Le chef de l’Etat a, à cette occasion, plaidé pour un régime mondial fondé sur la justice sociale, l’équité, la stabilité et la paix sociale, appelant à œuvrer à éradiquer la pauvreté.
« De grands défis se dressent aujourd’hui devant les pays de la région dont, en premier lieu, la préservation des Etats et des institutions », a-t-il affirmé, mettant en garde contre « des tentatives de fragmenter la région et de comploter contre ses intérêts ».
« La Tunisie, a-t-il poursuivi, est attachée à ses principes, notamment l’indépendance de la décision nationale et la non-ingérence dans les affaires d’autrui, conformément à sa constitution. Le peuple Tunisien est également attaché à sa liberté et sa dignité », a-t-il ajouté.

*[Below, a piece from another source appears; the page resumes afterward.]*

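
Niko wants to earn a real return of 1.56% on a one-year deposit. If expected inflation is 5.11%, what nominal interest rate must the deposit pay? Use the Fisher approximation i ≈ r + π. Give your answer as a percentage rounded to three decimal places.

6.670%

i ≈ r + π = 1.56% + 5.11% = 6.670%.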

De même, de par son emplacement géographique la Tunisie peut jouer un rôle important dans cette quête de panarabisme notamment en ce qui concerne les crises et les tensions qui secouent le Maghreb arabe.
Une illusion ?
Le panarabisme, ce mouvement politique et culturel qui promeut l’unité et la solidarité entre les peuples arabes, trouve-t-il une place aujourd’hui dans ce monde en mutation ?
L’idéologie du panarabisme a émergé au début du XXe siècle, à une époque où les peuples arabes étaient sous le joug de l’Empire ottoman. Les nationalistes arabes ont commencé à prôner l’indépendance et l’unité des Arabes, basant leur revendication sur des liens historiques, culturels, linguistiques et religieux communs.
De nos jours, plusieurs éléments ont contribué à la diminution de l’influence du panarabisme. Les identités nationales ont été renforcées dans de nombreux pays arabes, avec une focalisation accrue sur les intérêts et les priorités nationales plutôt que sur une identité arabe commune. Les divisions politiques, religieuses et ethniques ont également joué un rôle dans l’affaiblissement de l’unité arabe.
En tout cas, il est plus réaliste de s’attendre à des formes de coopération régionale sélectives et pragmatiques entre les pays arabes plutôt qu’à un retour du panarabisme dans sa forme traditionnelle.